Jetzt suche ich nach einem neuen Zimmer und alle Wohnungen sind 200 Euro teurer als vor zwei Jahren. Auf jeder Wohnungsbesichtigung sind 50 oder 60 Leute für ein Zimmer. Alle meine Freunde hier leben entweder zur Untermiete oder müssen ständig umziehen. Und das, obwohl sie schon seit Jahren in Berlin leben."

Monika, 55, Neukölln

"Das Haus, in dem ich lebe, wird zur Zeit vom neuen Vermieter saniert. Der hat sich gar nicht richtig vorgestellt, sondern direkt angefangen, Arbeiten am Dach machen zu lassen. Manche Wohnungen werden total entkernt und im ganzen Haus wird eine neue Heizung eingebaut. Wenn das fertig ist, werden mit Sicherheit die Mieten erhöht.

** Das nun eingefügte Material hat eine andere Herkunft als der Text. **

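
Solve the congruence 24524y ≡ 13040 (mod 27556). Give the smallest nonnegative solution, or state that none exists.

3831

gcd(27556, 24524) = 4  (27556 = 1×24524 + 3032, 24524 = 8×3032 + 268, 3032 = 11×268 + 84, 268 = 3×84 + 16, 84 = 5×16 + 4, 16 = 4×4).
4 divides 13040, so solutions exist.
Back-substituting, 24524×(-1645) + 27556×(1464) = 4.
So 24524×(-1645) ≡ 4 (mod 27556); multiply by 3260: y ≡ -5362700 (mod 6889).
Smallest nonnegative: y = -5362700 mod 6889 = 3831.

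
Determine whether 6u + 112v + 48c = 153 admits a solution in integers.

gcd(112, 6) = 2.
gcd(2, 48) = 2.
2 does not divide 153 (remainder 1), so no integer solutions.

no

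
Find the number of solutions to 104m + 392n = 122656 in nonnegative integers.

24

gcd(392, 104) = 8.
By Bézout, 104*(-15) + 392*(4) = 8.
One solution: (26, 306).
General: m = 26 + 49t, n = 306 - 13t.
m ≥ 0 ⇒ t ≥ 0; n ≥ 0 ⇒ t ≤ 23. So t ∈ [0, 23]: 24 solutions.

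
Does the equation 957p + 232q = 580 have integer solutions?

gcd(957, 232):
  957 = 4·232 + 29
  232 = 8·29
so gcd(957, 232) = 29.
29 divides 580, so integer solutions exist.

yes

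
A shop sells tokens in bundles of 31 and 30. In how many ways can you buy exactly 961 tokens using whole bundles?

Need nonnegative integers with 31j + 30k = 961.
gcd(31, 30) = 1, and 31·(1) + 30·(-1) = 1.
So (j₀, k₀) = (961, -961); general j = 961 + 30t, k = -961 - 31t.
j ≥ 0 ⇒ t ≥ -32; k ≥ 0 ⇒ t ≤ -31. That's 2 values of t.

2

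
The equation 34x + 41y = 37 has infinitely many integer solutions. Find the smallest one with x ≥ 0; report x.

gcd(41, 34) = 1.
1 divides 37, so solutions exist.
By Bézout, 34×(-6) + 41×(5) = 1.
Scale by 37/1 = 37: (x₀, y₀) = (-222, 185).
General solution: x = -222 + 41t, y = 185 - 34t for integer t.
x ≥ 0: smallest is -222 mod 41 = 24 (at t = 6), with y = -19.

24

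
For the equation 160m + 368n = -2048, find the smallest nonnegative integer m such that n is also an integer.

gcd(368, 160):
  368 = 2·160 + 48
  160 = 3·48 + 16
  48 = 3·16
so gcd(368, 160) = 16.
16 divides -2048, so solutions exist.
Back-substitute for Bézout coefficients:
  16 = 160 - 3·48
  ... = 160·(7) + 368·(-3)
Scale by -2048/16 = -128: (m₀, n₀) = (-896, 384).
General solution: m = -896 + 23t, n = 384 - 10t for integer t.
m ≥ 0: smallest is -896 mod 23 = 1 (at t = 39), with n = -6.

1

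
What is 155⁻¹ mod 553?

421

gcd(553, 155) = 1  (553 = 3·155 + 88, 155 = 1·88 + 67, 88 = 1·67 + 21, 67 = 3·21 + 4, 21 = 5·4 + 1, 4 = 4·1).
Back-substituting, 155·(-132) + 553·(37) = 1.
So 155·-132 ≡ 1 (mod 553), and -132 mod 553 = 421.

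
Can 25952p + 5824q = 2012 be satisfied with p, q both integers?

no

gcd(25952, 5824):
  25952 = 4×5824 + 2656
  5824 = 2×2656 + 512
  2656 = 5×512 + 96
  512 = 5×96 + 32
  96 = 3×32
so gcd(25952, 5824) = 32.
32 does not divide 2012 (remainder 28), so no integer solutions.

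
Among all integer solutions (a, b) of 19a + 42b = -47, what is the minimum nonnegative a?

gcd(42, 19):
  42 = 2·19 + 4
  19 = 4·4 + 3
  4 = 1·3 + 1
  3 = 3·1
so gcd(42, 19) = 1.
1 divides -47, so solutions exist.
Back-substitute for Bézout coefficients:
  1 = 4 - 1·3
  ... = 19·(-11) + 42·(5)
Scale by -47/1 = -47: (a₀, b₀) = (517, -235).
General solution: a = 517 + 42t, b = -235 - 19t for integer t.
a ≥ 0: smallest is 517 mod 42 = 13 (at t = -12), with b = -7.

13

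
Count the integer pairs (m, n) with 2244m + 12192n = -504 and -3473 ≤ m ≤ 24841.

gcd(12192, 2244):
  12192 = 5×2244 + 972
  2244 = 2×972 + 300
  972 = 3×300 + 72
  300 = 4×72 + 12
  72 = 6×12
so gcd(12192, 2244) = 12.
Back-substitute for Bézout coefficients:
  12 = 300 - 4×72
  ... = 2244×(163) + 12192×(-30)
Scale by -42: particular solution (-6846, 1260); reduce m mod 1016: (266, -49).
General solution: m = 266 + 1016t, n = -49 - 187t for integer t.
-3473 ≤ 266 + 1016t ≤ 24841 gives t ∈ [-3, 24], which is 28 values.

28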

Außerdem hat der Vermieter Knäufe außen an die Haustür gemacht. Wenn die Tür zu ist, kommt niemand mehr ohne Schlüssel rein und wir haben keine Klingelanlage. Wir können die Haustüre nicht von der Wohnung aus öffnen. Jetzt bekommen wir keine Pakete mehr und Besuch kann auch nicht mehr einfach so kommen. Die Kommunikation mit dem Vermieter ist schlecht. Mein Nachbar hat sogar eine Abmahnung bekommen, weil er sich oft bei ihm gemeldet hat, um sich über die Sanierungsarbeiten zu beschweren – und weil er gefragt hat, ob er die Baupläne einsehen darf."